Nokia Shanghai Bell has confirmed that it will provide Airport Authority Hong Kong (AAHK) with a new, high-bandwidth, mission-critical Nokia IP/MPLS network, to support the digital transformation of its tower operations.

Nokia Shanghai Bell will also support and manage the migration of legacy non-IP aviation applications to the new network, according to reports at itp.net.

Mervyn Harris, Head of Air Traffic Management, Nokia Cloud and Networks Services said, “As we deploy this robust next-generation network, not only will we complete a flexible, seamless migration of legacy applications but we will also deliver Hong Kong International Airport wide-ranging benefits that include increased passenger capacity, reliability and ease of expansion.

“Nokia possesses extensive experience in mission-critical IP networking with air navigation service providers (ANSPs) elsewhere in the world.
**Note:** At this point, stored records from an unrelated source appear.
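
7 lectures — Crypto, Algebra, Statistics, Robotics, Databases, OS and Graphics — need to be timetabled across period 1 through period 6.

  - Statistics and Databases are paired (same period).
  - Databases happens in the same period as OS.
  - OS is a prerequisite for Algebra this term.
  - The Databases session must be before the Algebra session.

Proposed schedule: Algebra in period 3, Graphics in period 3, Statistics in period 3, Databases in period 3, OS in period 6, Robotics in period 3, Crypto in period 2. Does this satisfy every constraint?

OS is a prerequisite for Algebra this term — violated.
Databases happens in the same period as OS — violated.
Statistics and Databases are paired (same period) — holds.
The Databases session must be before the Algebra session — violated.

No — it violates: OS is a prerequisite for Algebra this term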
This enables us to deliver an unparalleled combination of technical skills and domain expertise, which is essential to provide the highest levels of network availability, performance and safety for such a high-profile airport.”

As part of the deal, Nokia will supply a range of operational aviation-specific professional services for network design, architecture, integration and deployment. Following the completion of the deployment later in 2021, Nokia will continue to provide long-term support and maintenance for the airport.

During the project, Nokia will partner with Shun Hing Systems Integration. Shun Hing Systems Integration has extensive experience in design, project management, installation, maintenance of telecommunication and transport infrastructure related systems.

“This project is an important step in plans to expand the airport’s operations, enabling it to take advantage of IP networking to modernise aviation communications,” said S.F. Chan, Assistant General Manager, Shun Hing Systems Integration Co., Ltd.